STPI Presents Han Sai Por’s “The Forest and Its Soul”
By STPI – Creative Workshop and Gallery
* This post is presented by STPI — Creative Workshop and Gallery.
“I like to experiment so as to discover the material that I’m working with through my hands-on approach. This is a language for me, allowing me to interpret the vision that I have. At STPI, it was about this kind of experimenting and discovering.” —Han Sai Por
“The Forest and Its Soul” marks the second residency and solo exhibition of Singaporean artist Han Sai Por with STPI. Following her first residency in 2013, the sculptor returned to the Creative Workshop to create 35 new print and paper works in a span of three weeks. Using technologies that are new to the artist, such as photo intaglio and laser-cutting, the works exemplify Han’s enduring artistic exploration unbounded by a singular medium, even at this stage of her multi-decade-long career.
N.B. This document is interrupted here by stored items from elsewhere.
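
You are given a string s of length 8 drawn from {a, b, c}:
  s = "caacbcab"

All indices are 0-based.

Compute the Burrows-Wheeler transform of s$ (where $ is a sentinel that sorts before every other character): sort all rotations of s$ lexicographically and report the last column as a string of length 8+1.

rank  rotation   last
    0  $caacbcab  b
    1  aacbcab$c  c
    2  ab$caacbc  c
    3  acbcab$ca  a
    4  b$caacbca  a
    5  bcab$caac  c
    6  caacbcab$  $
    7  cab$caacb  b
    8  cbcab$caa  a

bccaac$ba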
This body of work draws from the artist’s experience of walking through dense forests, which Han describes as “an emotional landscape.” Additionally, it evokes the boundless energy of the multilayered forest ecosystem, composed of many elements: blowing wind, dancing leaves, rolling waters, mud teeming with microlife, detritus on the floor, and more.
The impression of layers and depth in the works presented (all 2022) is achieved through a myriad of techniques. For the sweeping abstraction Sea Vision, after the shape of the canvas had been formed through paper casting, Han continued to hand-sculpt areas of the work to accentuate its depth despite its seeming two-dimensionality.
Working heavily with STPI’s laser-cut machine for In the Silence and her Night and Day series, the artist carved many ghostly, skeletal trees out of textured paper handmade in STPI, and subsequently layered one atop the other. In creating the Burning Forest series, Han transformed her sketches into a fiery forest through the laser-etch technique.
Presented with the possibilities of photo intaglio, the artist was able to capture her meticulously detailed sketches—where the highlights and shadows are skilfully expressed through the artist’s hand—in the medium of print. “The Forest and Its Soul” articulates the artist’s long-lasting relationship with nature and its many components, and circles back to her view of it as a highly textural, multilayered landscape.
Ultimately, Han hopes for visitors to reacquaint themselves with the full breadth of nature, and to encourage care and reverence for the living world all around us.
About Han Sai Por
A formidable artistic figure with more than 50 years of practice, Han Sai Por (b. 1943, Singapore) is one of Asia’s leading modern sculptors and a recipient of Singapore’s Cultural Medallion Award in 1995. Her experiences have shaped her aesthetic language of understated, geometric, and organic forms; marble sculptures appear pliant, making for instantly recognizable works that speak of her years of experience.
Her education in fine arts and landscape architecture strengthened her keen understanding of nature and the environment that influenced her work. Most of her works are inspired by the flora and fauna in the tropical forests of Southeast Asia. They often comment on the changing landscapes in the region and the deforestation that adversely impacts the environment and ecosystems.
Han has won international acclaim and participated in numerous international exhibitions and projects around the world. Her works can be found in the collections of the National Gallery Singapore, Singapore Art Museum, National Museum in Beijing, and the Australian Parliament.
STPI is a creative workshop and contemporary art gallery based in Singapore. Established in 2002, STPI is committed to promoting artistic experimentation in the mediums of print and paper, making it one of the most cutting-edge destinations for contemporary art in Asia. STPI sits alongside National Gallery Singapore and the Singapore Art Museum as part of the national Visual Arts Cluster of leading institutions in the region.
Han Sai Por’s “The Forest and Its Soul” is on view at the STPI Gallery, Singapore, until May 22, 2022.